Now I’m not mocking the translation skills of the people that work on these t-shirts (God knows my language skills are embarrassing) but I have literally laughed out load at some of them. The best one-word design I’ve come across by far involved a picture of a man with his mouth open in a shout, and the word ‘Molested!’ shooting out in bold black. This is possibly the best t-shirt I have ever seen. Another design found on the same day, in the same shop no less was emblazoned with the request: ‘We need 10 young people’, and features in one of the scariest photographs I have ever taken. It’s of my mate Dave holding it up and giving his best ‘creepy sexual predator’ look; truly disturbing. I would have accompanied this article with said picture, but I’m sure Dave would be less than impressed.
Getting back to t-shirts with one word prints, another favourite has to be one I saw on a guy in Sendai city centre, one sunny October afternoon. He was a pleasant looking guy, in his mid thirties I’d say, clean shaven, smart, he had a bounce in his step. Across his chest in luminous blue however, was the word RAPE. Who knows, maybe to this man about town rape holds a different meaning, it could be an acronym; Really Adorable Pink Elephant perhaps. Or maybe he’s inviting those that understand the demand to carry it out; he was just going through a dry patch. Either way, when I saw it I couldn’t help but giggle. Yet another unintentionally smutty t-shirt I saw recently was actually worn by a non-Japanese friend of mine. I missed a night out at the bowling alley so thought I would check out the pictures. About 6 pictures in I was greeted with an image of her in a brown t-shirt, and the words ‘Dick’s Wipe: a tamer trainer of wild animals’ scrawled across her chest. I quickly minimized the screen before any of my colleagues at the school I work at could see it.

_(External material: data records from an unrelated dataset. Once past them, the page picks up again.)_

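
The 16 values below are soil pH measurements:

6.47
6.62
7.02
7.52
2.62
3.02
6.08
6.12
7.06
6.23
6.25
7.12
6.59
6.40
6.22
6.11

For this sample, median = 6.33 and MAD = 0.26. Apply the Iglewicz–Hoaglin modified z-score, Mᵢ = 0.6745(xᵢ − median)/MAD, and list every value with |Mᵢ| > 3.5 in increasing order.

|Mᵢ| > 3.5 ⇔ |xᵢ − 6.33| > 3.5·0.26/0.6745 = 1.35.
So outliers lie outside [4.98, 7.68].
2.62: M = -9.62 → outlier.
3.02: M = -8.59 → outlier.

2.62, 3.02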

The t-shirts are not all lewd statements and demands, there’s also room for the super cute. I bought a top a few weeks ago with a cartoon rabbit love scene on the front, and the sentence ‘good times ahead, lets ride the love highway always’ above it . I have to say, I bought that one mainly for the picture of the rabbits getting it on in a car, and not the cute English. I also have a bag with a picture of a Labrador puppy and the question ‘when are you coming back house to touch me?’ I suppose this could be filed under lewd, but the puppy is adorable so I’m going with super cute. Another super cute tee I saw was on a kid in a ramen place. He was sitting with his back to me and I could make out the sentence ‘I feel happiness when I eat a potato’; adorable.

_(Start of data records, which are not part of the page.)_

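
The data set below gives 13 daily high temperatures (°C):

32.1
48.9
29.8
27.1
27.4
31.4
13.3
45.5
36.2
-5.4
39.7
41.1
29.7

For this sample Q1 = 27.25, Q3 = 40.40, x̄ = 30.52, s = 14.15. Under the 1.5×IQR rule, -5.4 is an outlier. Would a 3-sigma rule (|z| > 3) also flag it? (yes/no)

no

z = (-5.4 − 30.52) / 14.15 = -2.54.
|z| = 2.54 ≤ 3.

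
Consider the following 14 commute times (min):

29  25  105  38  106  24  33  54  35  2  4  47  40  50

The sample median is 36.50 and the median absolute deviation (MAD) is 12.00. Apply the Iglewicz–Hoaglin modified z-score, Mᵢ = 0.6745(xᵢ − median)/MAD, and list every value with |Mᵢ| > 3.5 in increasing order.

|Mᵢ| > 3.5 ⇔ |xᵢ − 36.50| > 3.5·12.00/0.6745 = 62.27.
So outliers lie outside [-25.77, 98.77].
105: M = 3.85 → outlier.
106: M = 3.91 → outlier.

105, 106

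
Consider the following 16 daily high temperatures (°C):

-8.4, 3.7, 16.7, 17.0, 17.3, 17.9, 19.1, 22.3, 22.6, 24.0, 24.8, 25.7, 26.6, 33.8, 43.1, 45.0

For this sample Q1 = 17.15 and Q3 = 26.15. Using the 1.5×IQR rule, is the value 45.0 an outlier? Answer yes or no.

IQR = Q3 − Q1 = 26.15 − 17.15 = 9.00.
Lower fence = Q1 − 1.5·IQR = 17.15 − 13.50 = 3.65.
Upper fence = Q3 + 1.5·IQR = 26.15 + 13.50 = 39.65.
45.0 lies above the upper fence.

yes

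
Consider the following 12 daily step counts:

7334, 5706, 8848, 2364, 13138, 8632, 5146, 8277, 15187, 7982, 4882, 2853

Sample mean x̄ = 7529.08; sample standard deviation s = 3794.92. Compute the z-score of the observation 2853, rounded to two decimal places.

-1.23

z = (2853 − 7529.08) / 3794.92 = -1.23.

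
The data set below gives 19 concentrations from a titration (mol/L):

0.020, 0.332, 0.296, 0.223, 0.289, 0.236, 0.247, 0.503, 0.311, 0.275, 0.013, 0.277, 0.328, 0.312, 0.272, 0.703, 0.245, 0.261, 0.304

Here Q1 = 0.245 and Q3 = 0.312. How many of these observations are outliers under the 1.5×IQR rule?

4

IQR = 0.067; fences at 0.245 − 0.1005 = 0.1445 and 0.312 + 0.1005 = 0.4125.
Outside the cutoffs: 0.013, 0.020, 0.503, 0.703.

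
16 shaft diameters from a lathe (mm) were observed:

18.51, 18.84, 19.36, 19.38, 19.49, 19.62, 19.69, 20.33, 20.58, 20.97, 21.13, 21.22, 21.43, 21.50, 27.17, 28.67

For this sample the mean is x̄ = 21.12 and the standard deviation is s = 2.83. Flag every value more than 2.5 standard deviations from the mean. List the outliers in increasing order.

Cutoffs at x̄ ± 2.5s: 21.12 ± 2.5·2.83 = [14.045, 28.195].
28.67: z = 2.67, |z| > 2.5 → outlier.
Every other value lies within [14.045, 28.195].

28.67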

This hilarious translation is of course, true for most t-shirts in the UK and America which feature Japanese. I have Japanese friends who have been abroad, or seen gaijin on TV with complete nonsense written all over their clothing. I myself went through a phase of wearing t-shirts with kanji on, and now I cringe to think what I might have been strutting about advertising. So if you’re ever going about your everyday business, feeling cool in your Japanese tee which you assume means something like ‘peace and love’ or ‘Tokyo University class of 99′, and the Japanese guy on the train is sniggering, you know why. You’re more likely to be adorned with something absurd like ‘abortion and ice-cream’ or ‘Moron University class of now’.